Quand son père a été arrêté, Aarab se trouvait chez son oncle dans le village de Kobar, au nord-ouest de Ramallah, là où Marouane Barghouti est né et a grandi. Il se souvient d’avoir vu à la télévision l’arrestation de son père, et d’avoir éclaté en sanglots. Ça a été le pire moment de sa vie, un moment qu’il n’oubliera jamais. Mais il ne pensait pas que cet emprisonnement durerait aussi longtemps. Il n’a pu revoir son père pour la première fois que huit mois plus tard en compagnie de son grand frère Sharaf. “Je me rappelle la peur que j’avais. Nous avons dû franchir une vingtaine de portes. Papa était placé à l’isolement, et quand nous sommes arrivés, lui et nous avions deux gardiens de chaque côté pour nous surveiller, et il y avait plein de caméras partoutˮ.
« J’ai aimé sa façon de nous encourager et de nous remonter le moral », poursuit-il. « Il ne voulait pas laisser paraître le moindre signe de faiblesse devant nous. Il a toujours une attitude positive. J’étais déjà au courant des interrogatoires et des tortures qu’il avait dû subir, mais, comme d’habitude, il avait toujours le sourire aux lèvres. Il voulait seulement que nous nous sentions bien. »
Un jour où on l’avait emmené assister à une des audiences du procès de son père, Aarab a été giflé par un membre d’une famille israélienne dont un autre membre avait été tué. Jusqu’à son seizième anniversaire, Aarab rendait visite à son père deux fois par mois, après une voyage épuisant de vingt heures jusqu’à la prison de Be’er Sheva, où on lui permettait de voir son père pendant 45 minutes à travers une grille. Quand il a eu 16 ans, on ne lui a plus autorisé qu’une seule visite par an. Au cours des cinq dernières années, Israël ne lui a accordé que trois visites, et il n’a pas du tout vu son père ces deux dernières années.
Sa sœur Ruba rend visite à leur père deux fois par an. Une fois, elle a amené sa fille de 8 mois, Talia, mais les gardiens ont refusé l’entrée à l’enfant, ne serait-ce qu’un instant, sous prétexte que ce n’était pas un parent au premier degré. Talia a maintenant 4 ans et a une petite sœur, Sarah. Ni l’une ni l’autre n’ont jamais vu leur grand-père autrement qu’en photo.

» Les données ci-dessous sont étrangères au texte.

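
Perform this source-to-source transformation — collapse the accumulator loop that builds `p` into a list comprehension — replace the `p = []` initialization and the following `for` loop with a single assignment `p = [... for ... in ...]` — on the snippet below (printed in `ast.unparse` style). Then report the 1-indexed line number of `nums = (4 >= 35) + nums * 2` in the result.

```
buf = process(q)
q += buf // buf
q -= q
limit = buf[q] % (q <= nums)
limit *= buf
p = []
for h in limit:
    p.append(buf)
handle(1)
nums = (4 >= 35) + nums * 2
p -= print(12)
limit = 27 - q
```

8

Transformed code:
buf = process(q)
q += buf // buf
q -= q
limit = buf[q] % (q <= nums)
limit *= buf
p = [buf for h in limit]
handle(1)
nums = (4 >= 35) + nums * 2
p -= print(12)
limit = 27 - q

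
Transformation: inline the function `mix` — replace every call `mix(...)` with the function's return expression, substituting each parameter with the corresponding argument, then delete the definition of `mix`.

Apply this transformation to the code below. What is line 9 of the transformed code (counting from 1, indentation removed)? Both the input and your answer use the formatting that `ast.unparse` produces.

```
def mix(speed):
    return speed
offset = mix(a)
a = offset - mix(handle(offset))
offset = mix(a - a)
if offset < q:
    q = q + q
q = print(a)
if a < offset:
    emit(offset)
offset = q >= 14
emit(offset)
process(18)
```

offset = q >= 14

Transformed code:
offset = a
a = offset - handle(offset)
offset = a - a
if offset < q:
    q = q + q
q = print(a)
if a < offset:
    emit(offset)
offset = q >= 14
emit(offset)
process(18)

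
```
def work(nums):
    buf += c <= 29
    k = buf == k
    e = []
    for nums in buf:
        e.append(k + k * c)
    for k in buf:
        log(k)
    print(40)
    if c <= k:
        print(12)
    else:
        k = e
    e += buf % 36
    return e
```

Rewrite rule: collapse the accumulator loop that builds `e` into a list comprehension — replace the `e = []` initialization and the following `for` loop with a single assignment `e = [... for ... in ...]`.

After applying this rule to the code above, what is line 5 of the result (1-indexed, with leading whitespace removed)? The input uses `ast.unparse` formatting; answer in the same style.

Transformed code:
def work(nums):
    buf += c <= 29
    k = buf == k
    e = [k + k * c for nums in buf]
    for k in buf:
        log(k)
    print(40)
    if c <= k:
        print(12)
    else:
        k = e
    e += buf % 36
    return e

for k in buf:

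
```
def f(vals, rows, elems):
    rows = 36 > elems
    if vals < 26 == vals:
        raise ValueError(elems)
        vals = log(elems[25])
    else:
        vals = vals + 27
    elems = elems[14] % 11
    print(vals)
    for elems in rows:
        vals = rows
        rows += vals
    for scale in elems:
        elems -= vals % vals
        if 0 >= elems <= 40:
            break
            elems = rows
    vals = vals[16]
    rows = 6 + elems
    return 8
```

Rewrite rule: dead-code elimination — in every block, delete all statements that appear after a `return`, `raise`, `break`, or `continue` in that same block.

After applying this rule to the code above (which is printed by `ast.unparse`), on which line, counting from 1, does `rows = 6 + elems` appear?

17

Transformed code:
def f(vals, rows, elems):
    rows = 36 > elems
    if vals < 26 == vals:
        raise ValueError(elems)
    else:
        vals = vals + 27
    elems = elems[14] % 11
    print(vals)
    for elems in rows:
        vals = rows
        rows += vals
    for scale in elems:
        elems -= vals % vals
        if 0 >= elems <= 40:
            break
    vals = vals[16]
    rows = 6 + elems
    return 8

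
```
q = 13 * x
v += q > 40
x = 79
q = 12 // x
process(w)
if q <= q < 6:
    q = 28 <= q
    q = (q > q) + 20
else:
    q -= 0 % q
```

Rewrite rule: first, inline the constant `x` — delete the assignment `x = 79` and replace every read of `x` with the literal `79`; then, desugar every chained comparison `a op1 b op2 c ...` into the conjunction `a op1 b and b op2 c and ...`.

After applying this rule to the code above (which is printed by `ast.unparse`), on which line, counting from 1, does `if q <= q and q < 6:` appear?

Transformed code:
q = 13 * 79
v += q > 40
q = 12 // 79
process(w)
if q <= q and q < 6:
    q = 28 <= q
    q = (q > q) + 20
else:
    q -= 0 % q

5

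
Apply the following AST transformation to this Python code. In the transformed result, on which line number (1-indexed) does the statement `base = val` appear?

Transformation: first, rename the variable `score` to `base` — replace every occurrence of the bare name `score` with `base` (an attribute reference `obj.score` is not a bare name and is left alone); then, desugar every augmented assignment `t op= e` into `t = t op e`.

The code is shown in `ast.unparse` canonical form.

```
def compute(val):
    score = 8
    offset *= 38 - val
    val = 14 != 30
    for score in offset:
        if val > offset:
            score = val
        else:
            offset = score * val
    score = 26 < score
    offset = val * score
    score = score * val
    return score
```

Transformed code:
def compute(val):
    base = 8
    offset = offset * (38 - val)
    val = 14 != 30
    for base in offset:
        if val > offset:
            base = val
        else:
            offset = base * val
    base = 26 < base
    offset = val * base
    base = base * val
    return base

7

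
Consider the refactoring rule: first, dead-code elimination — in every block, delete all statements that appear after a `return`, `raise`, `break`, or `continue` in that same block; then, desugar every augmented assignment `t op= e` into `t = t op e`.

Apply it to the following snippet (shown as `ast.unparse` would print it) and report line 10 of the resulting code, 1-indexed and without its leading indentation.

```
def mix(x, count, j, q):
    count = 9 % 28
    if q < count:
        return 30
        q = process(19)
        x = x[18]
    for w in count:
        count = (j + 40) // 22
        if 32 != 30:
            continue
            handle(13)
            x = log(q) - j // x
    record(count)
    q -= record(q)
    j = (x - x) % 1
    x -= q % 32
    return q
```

q = q - record(q)

Transformed code:
def mix(x, count, j, q):
    count = 9 % 28
    if q < count:
        return 30
    for w in count:
        count = (j + 40) // 22
        if 32 != 30:
            continue
    record(count)
    q = q - record(q)
    j = (x - x) % 1
    x = x - q % 32
    return q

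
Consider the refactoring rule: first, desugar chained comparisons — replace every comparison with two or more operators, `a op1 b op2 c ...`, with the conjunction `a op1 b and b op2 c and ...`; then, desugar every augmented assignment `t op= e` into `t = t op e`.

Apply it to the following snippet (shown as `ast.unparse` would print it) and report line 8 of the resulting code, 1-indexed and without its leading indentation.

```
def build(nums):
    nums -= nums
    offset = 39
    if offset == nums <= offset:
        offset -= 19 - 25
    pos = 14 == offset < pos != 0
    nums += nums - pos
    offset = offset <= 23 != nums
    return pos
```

offset = offset <= 23 and 23 != nums

Transformed code:
def build(nums):
    nums = nums - nums
    offset = 39
    if offset == nums and nums <= offset:
        offset = offset - (19 - 25)
    pos = 14 == offset and offset < pos and (pos != 0)
    nums = nums + (nums - pos)
    offset = offset <= 23 and 23 != nums
    return pos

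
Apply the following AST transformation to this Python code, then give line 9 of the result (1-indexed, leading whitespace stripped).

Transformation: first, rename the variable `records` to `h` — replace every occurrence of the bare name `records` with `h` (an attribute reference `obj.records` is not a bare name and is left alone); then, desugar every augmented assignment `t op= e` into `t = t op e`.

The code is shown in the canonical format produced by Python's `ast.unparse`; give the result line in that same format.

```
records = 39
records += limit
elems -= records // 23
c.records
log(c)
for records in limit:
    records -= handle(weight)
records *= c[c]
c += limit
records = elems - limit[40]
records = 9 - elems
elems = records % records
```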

La visite qu’a faite Aarab à la prison de Hadarim, près de Netanya, reste gravée dans sa mémoire. “Je me souviens de petits détails. J’ai vu les poils blancs qui étaient soudain apparus dans sa barbe, et il avait aussi plus de cheveux blancs. Ses yeux étaient plus rouges. Franchement, je l’ai vu vieillir. Tout le monde pense que ces visites le réconfortent, mais c’est lui qui nous rend plus forts. C’est un homme incroyable. Il est capable de donner de l’espoir et de la force à tout un peuple. Pendant tout le trajet vers la prison, je pense à la façon dont je peux lui remonter le moral, mais c’est lui qui me donne de la force. Il me parle de l’avenir. Il m’encourage à étudier. Il changé ma vie, c’est mon professeur de vie. Il m’a poussé à étudier, et quand j’étudie, je me souviens tout le temps de son sourire”.
Son père a été reconnu coupable de cinq assassinats par une cour israélienne. Je le dis à Aarab : il est clair que pour les Israéliens c’est un terroriste.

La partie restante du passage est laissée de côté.